‘Black Panther’ Breakdown: The Best Things About The Year’s First Big Hit


You’ve seen Black Panther, yes? I imagine you have. Between the film’s $200 million opening weekend and the fact that you clicked on a post whose title pretty clearly indicates that it will spoil huge chunks of the movie for you, it’s a pretty safe bet. That’s good. Black Panther is a good movie. A really good movie, to be specific, in about three or four different ways. There’s a lot to discuss, and this feels like as good a place and time to do that. For example: I want one of those war rhinos so bad. I mean, that’s not the main thing I want to discuss, but it’s still true. We’ll circle back if there’s time.

Let’s talk about Black Panther.

1. First of all, let’s give a round of applause to Ryan Coogler. In fact, let’s give him two rounds of applause: One for somehow making a Marvel movie that felt fresh and exciting something like 60 films into the franchise (a trick he’s now pulled off twice, between this and Creed, which was way, way better than the seventh Rocky movie had any right to be), and one for the way he did it. He made a movie with an almost all-black cast, set in Africa, and turned it into a top-five all-time box office smash. Hopefully we’ll get to a point where that kind of thing doesn’t need to be pointed out, and hopefully, movies like this will help get us there sooner rather than later, but until then, it’s kind of a big deal. Dude has earned a victory lap if he chooses to take one.

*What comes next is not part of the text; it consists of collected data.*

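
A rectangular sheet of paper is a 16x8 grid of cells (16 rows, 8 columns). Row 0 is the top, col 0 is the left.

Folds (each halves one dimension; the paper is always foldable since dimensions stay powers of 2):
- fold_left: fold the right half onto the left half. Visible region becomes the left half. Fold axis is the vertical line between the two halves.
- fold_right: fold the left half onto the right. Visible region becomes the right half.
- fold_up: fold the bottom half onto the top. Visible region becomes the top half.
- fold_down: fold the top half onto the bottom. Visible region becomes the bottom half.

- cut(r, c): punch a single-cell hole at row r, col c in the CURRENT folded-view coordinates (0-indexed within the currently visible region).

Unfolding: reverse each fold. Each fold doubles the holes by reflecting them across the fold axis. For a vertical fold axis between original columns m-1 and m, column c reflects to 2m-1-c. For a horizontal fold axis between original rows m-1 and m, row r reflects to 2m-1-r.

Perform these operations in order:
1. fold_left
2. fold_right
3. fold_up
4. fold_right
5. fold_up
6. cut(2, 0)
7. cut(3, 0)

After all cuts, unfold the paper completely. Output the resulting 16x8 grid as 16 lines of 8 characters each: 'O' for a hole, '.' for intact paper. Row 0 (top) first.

Answer: ........
........
OOOOOOOO
OOOOOOOO
OOOOOOOO
OOOOOOOO
........
........
........
........
OOOOOOOO
OOOOOOOO
OOOOOOOO
OOOOOOOO
........
........

Derivation:
Op 1 fold_left: fold axis v@4; visible region now rows[0,16) x cols[0,4) = 16x4
Op 2 fold_right: fold axis v@2; visible region now rows[0,16) x cols[2,4) = 16x2
Op 3 fold_up: fold axis h@8; visible region now rows[0,8) x cols[2,4) = 8x2
Op 4 fold_right: fold axis v@3; visible region now rows[0,8) x cols[3,4) = 8x1
Op 5 fold_up: fold axis h@4; visible region now rows[0,4) x cols[3,4) = 4x1
Op 6 cut(2, 0): punch at orig (2,3); cuts so far [(2, 3)]; region rows[0,4) x cols[3,4) = 4x1
Op 7 cut(3, 0): punch at orig (3,3); cuts so far [(2, 3), (3, 3)]; region rows[0,4) x cols[3,4) = 4x1
Unfold 1 (reflect across h@4): 4 holes -> [(2, 3), (3, 3), (4, 3), (5, 3)]
Unfold 2 (reflect across v@3): 8 holes -> [(2, 2), (2, 3), (3, 2), (3, 3), (4, 2), (4, 3), (5, 2), (5, 3)]
Unfold 3 (reflect across h@8): 16 holes -> [(2, 2), (2, 3), (3, 2), (3, 3), (4, 2), (4, 3), (5, 2), (5, 3), (10, 2), (10, 3), (11, 2), (11, 3), (12, 2), (12, 3), (13, 2), (13, 3)]
Unfold 4 (reflect across v@2): 32 holes -> [(2, 0), (2, 1), (2, 2), (2, 3), (3, 0), (3, 1), (3, 2), (3, 3), (4, 0), (4, 1), (4, 2), (4, 3), (5, 0), (5, 1), (5, 2), (5, 3), (10, 0), (10, 1), (10, 2), (10, 3), (11, 0), (11, 1), (11, 2), (11, 3), (12, 0), (12, 1), (12, 2), (12, 3), (13, 0), (13, 1), (13, 2), (13, 3)]
Unfold 5 (reflect across v@4): 64 holes -> [(2, 0), (2, 1), (2, 2), (2, 3), (2, 4), (2, 5), (2, 6), (2, 7), (3, 0), (3, 1), (3, 2), (3, 3), (3, 4), (3, 5), (3, 6), (3, 7), (4, 0), (4, 1), (4, 2), (4, 3), (4, 4), (4, 5), (4, 6), (4, 7), (5, 0), (5, 1), (5, 2), (5, 3), (5, 4), (5, 5), (5, 6), (5, 7), (10, 0), (10, 1), (10, 2), (10, 3), (10, 4), (10, 5), (10, 6), (10, 7), (11, 0), (11, 1), (11, 2), (11, 3), (11, 4), (11, 5), (11, 6), (11, 7), (12, 0), (12, 1), (12, 2), (12, 3), (12, 4), (12, 5), (12, 6), (12, 7), (13, 0), (13, 1), (13, 2), (13, 3), (13, 4), (13, 5), (13, 6), (13, 7)]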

2. Lots of really good performances in the movie, starting with Chadwick Boseman as T’Challa (in a role that could have easily fallen into the “goodie goodie Boy Scout” trap that Captain America slides into sometimes) and Michael B. Jordan as Killmonger (who we’ll discuss more in a second). But we should also stop for a second to take note of the women in the film: Lupita Nyong’o as Nakia, T’Challa’s ex and a badass spy and warrior; Danai Gurira as Okoye, the head of the all-female special forces unit; Angela Bassett as Ramonda, T’Challa’s mother and the recently widowed queen; and Letitia Wright as Shuri, T’Challa’s tech genius teenage sister, who stole huge chunks of the movie with one-liners and glances, and who will hopefully be popping up in movies at a rapid pace in the near future.

3. But yes, Killmonger. We shouldn’t be surprised that Killmonger was a good villain because the Coogler-Jordan pairing is basically undefeated so far. But watching them thread the needle with the character was wild. He was evil, for sure, as evidenced by him shooting his girlfriend to get to Klau and also by everything else he did throughout the movie. It would have been easy for that to tip over into caricature, as we’ve seen in action movies for decades. What saved it was the way he was grounded in a kind of militant, winners vs. losers outlook on the world, and his sense that what he was doing had a purpose rooted in “good” (in his view), not just in the acquisition of power/money/etc. I didn’t know if the film was going to pull that off until the scene with Killmonger and his father (played by Sterling K. Brown, who is also pretty good at acting). That was a solid piece of business.

4. A bit of reporting: I went to see a 12:30 matinee of the movie on Saturday. The theater was packed and everyone was very into it. So into it, in fact, that when Michael B. Jordan took off his shirt for the Killmonger-T’Challa battle, a woman a few rows in front of me gasped. Like, loud, and I’m pretty sure in a way that was completely involuntary. She should be writing this column instead of me.


5. Black Panther was an extremely political movie, man. It touched on everything, from race to inequality to nationalism to about four or five other important topics in today’s society, some of which I probably didn’t even pick up on during my first watch and will become very obvious two or three viewings down the road. What impressed me about the movie, though, was the way the issues were handled. A lot of times, when a movie gets overtly political, it comes across hamhanded and obvious, like the character delivering the line is going to lean forward out of the screen and nudge you in the ribs to be sure you got the message. That annoys me to no end and often takes me out of the movie, because I do not always want my fun action movies to sit me down and explain to me how woke they are. This was different, though. The political messages fit into the story in a way that felt real and natural. They were things Wakanda and the characters were dealing with, not a square peg blasted through a round hole with dynamite to deliver a 10th-grade civics lesson. I dug that.